Vordergründig sind soziale Netzwerke nette, eben soziale Medien, man hat Freunde und tauscht sich aus. Doch Facebook ist eines der mächtigsten Unternehmen weltweit, wie Google, Apple oder Amazon. Ihr Kapital sind die riesigen Datenmengen, die ihnen anvertraut werden, völlig freiwillig. Das verleiht ihnen eine ungeheure Macht über unser Alltagsleben. Wir wissen nicht, wann und wie sie diese Macht missbrauchen. Das hat nichts mit einer Verschwörungstheorie zu tun, sondern ist bittere ökonomische Realität. Ich finde es scheinheilig, wenn sich Leute, die aktiv bei Facebook sind, über die Schnüffeleien der NSA aufregen.

Was ist für dich der «Traumberuf Journalist»? Viele verstehen darunter Auslandkorrespondent oder Kulturredaktor. Du warst bei der AZ im Lokalen tätig.

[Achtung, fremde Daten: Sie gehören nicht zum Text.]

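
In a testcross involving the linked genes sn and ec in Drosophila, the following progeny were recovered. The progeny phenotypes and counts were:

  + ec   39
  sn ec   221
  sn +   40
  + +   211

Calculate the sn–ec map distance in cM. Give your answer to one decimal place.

15.5 cM

The two most frequent classes, + + (211) and sn ec (221), are the parental types, so the F1 was + + / sn ec.
The recombinant classes are + ec and sn +: 39 + 40 = 79.
Recombination frequency = 79/511 = 0.1546 ≈ 15.5%, i.e. 15.5 cM.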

Gut gemachten Lokaljournalismus halte ich für sehr wichtig. Man kann hier für ein breites Publikum mit gut recherchierten Informationen Geschichten aus der unmittelbaren Lebenswelt schreiben, alles ist nachprüfbar.

Der Trend in der Branche geht Richtung Online. In den Verlagen heisst es: Der Kanal ist egal, es braucht überall gute Journalisten.

Dann müssen aber viele Online-Medien noch deutlich höhere Ansprüche an sich selbst stellen. Mit Katzenbildern gelingt das kaum. Will der Online-Journalismus eines Tages die gesellschaftliche Funktion der gedruckten Zeitung übernehmen, muss das Oberflächliche abnehmen und die relevante, zuverlässige Recherche zunehmen.

Online ist interaktiv, jeder kann mitreden, antworten, kommentieren. Das ist eine Stärke.

Dummerweise wird hier anonym jede Menge Hass und Unsinn verbreitet. Interaktivität wird erst zum Mehrwert, wenn es gelingt, die Kommentarschreiber zweifelsfrei zu identifizieren. Wer mit seinem Namen hinsteht, der schreibt automatisch sachlicher.

Glaubst du an die Zukunft der Zeitung?

Ja – wenn es ihr gelingt, Unabhängigkeit und Glaubwürdigkeit zu bewahren. Sie wird in zehn Jahren vielleicht kein Massenprodukt mehr sein. Aber gute Zeitungen gibt es noch lange, wie gute Bücher. Ein Display kann die Ästhetik einer gut gestalteten gedruckten Zeitung oder eines Buches niemals ersetzen.

Nun hat dich die «Frankfurter Allgemeine» für ein Praktikum aufgenommen. Sie gilt als eine der besten deutschsprachigen Zeitungen.

Ich freue mich darauf. Ich lese die FAZ regelmässig. Sie legt hohen Wert auf gute Sprache. Und ich kenne ja Deutschland und Frankfurt recht gut, weil mein Lebenspartner dort wohnt. – Darf ich zum Schluss dir eine Frage stellen? Du stehst neun Monate vor Deiner Pensionierung. Hast du deine Arbeit immer gern gemacht?

Meistens. Natürlich gab es auch schwierige Zeiten. Aber es ist ein faszinierender Beruf, kein Tag verläuft wie der andere.